Re: Lackleinöl als Minimalkonservierung?

Beitrag von reinhold »

[In Antwort auf #46936]
hallo Ralf,

Gratuliere, schönes Schränkchen !

Die Bilder sehen mir doch sehr nach Schellack-Mattierung aus.
Das ist ein bisschen etwas anderes als eine Politur.

Nun ist Shellack ein Lack, der leicht mit Alkohol zum aufweichen ist und sogar abgewaschen werden kann. Das heisst aber auch, dass wenn Du mit Schellack drüber gehst, dass dann ein späterer Restauratur zwar eine Stunde mehr Arbeit hat, dass Du aber nichts endgültig kaputt machen wirst.

Die Vorderansicht ist okay, an der würde ich nichts machen, man soll dem guten Stück sein Alter ruhig ansehen können.

Die Deckplatte scheint gelöstes, hohl liegendes Furnier zu haben; das wäre problematisch.

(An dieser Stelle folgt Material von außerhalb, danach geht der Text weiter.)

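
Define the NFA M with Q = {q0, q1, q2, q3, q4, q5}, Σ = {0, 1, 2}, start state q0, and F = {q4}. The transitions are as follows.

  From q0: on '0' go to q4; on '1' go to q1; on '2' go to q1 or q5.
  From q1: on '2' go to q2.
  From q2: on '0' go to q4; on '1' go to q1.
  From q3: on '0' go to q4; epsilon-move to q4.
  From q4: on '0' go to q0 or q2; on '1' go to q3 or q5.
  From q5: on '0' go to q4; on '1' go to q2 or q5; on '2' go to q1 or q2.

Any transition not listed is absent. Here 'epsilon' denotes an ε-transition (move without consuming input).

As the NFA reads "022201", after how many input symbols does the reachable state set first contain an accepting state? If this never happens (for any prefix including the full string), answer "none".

1

Start in {q0}.
Read '0': {q0} → {q4}.
None of the earlier sets intersect F, but {q4} does.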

Fahr mal mit einem Schraubenzieher oder einem Meterstab drüber (ganz leicht, damit es keine Kratzer gibt) und horche, ob sich der Ton ändert. Wenn er plötzlich höher wird, hast Du eine lose Stelle gefunden.
Das Furnier müsste auf jeden Fall gesichert werden, bevor Du an den Lack gehst.
Schau mal, ob Du einen guten Restaurator findest, der Furnierschäden repariert. Ich habe mal erlebt, wie ein Schreiner an einem Biedermeiertisch ein Kirschfurnier total abgeschliffen hat (Originalton: "das geht am schnellsten") und ein Birnbaumfurnier aufgeleimt hat ("war halt grad zur Hand") und anschliessend das ganze Tischchen mit irgend einem Kunststofflack gespritzt ("Schellack habe ich das letzte Mal in meiner Lehre gemacht...."). Such Dir also die Firma gut aus und lass Dir ein oder zwei Beispiele zeigen.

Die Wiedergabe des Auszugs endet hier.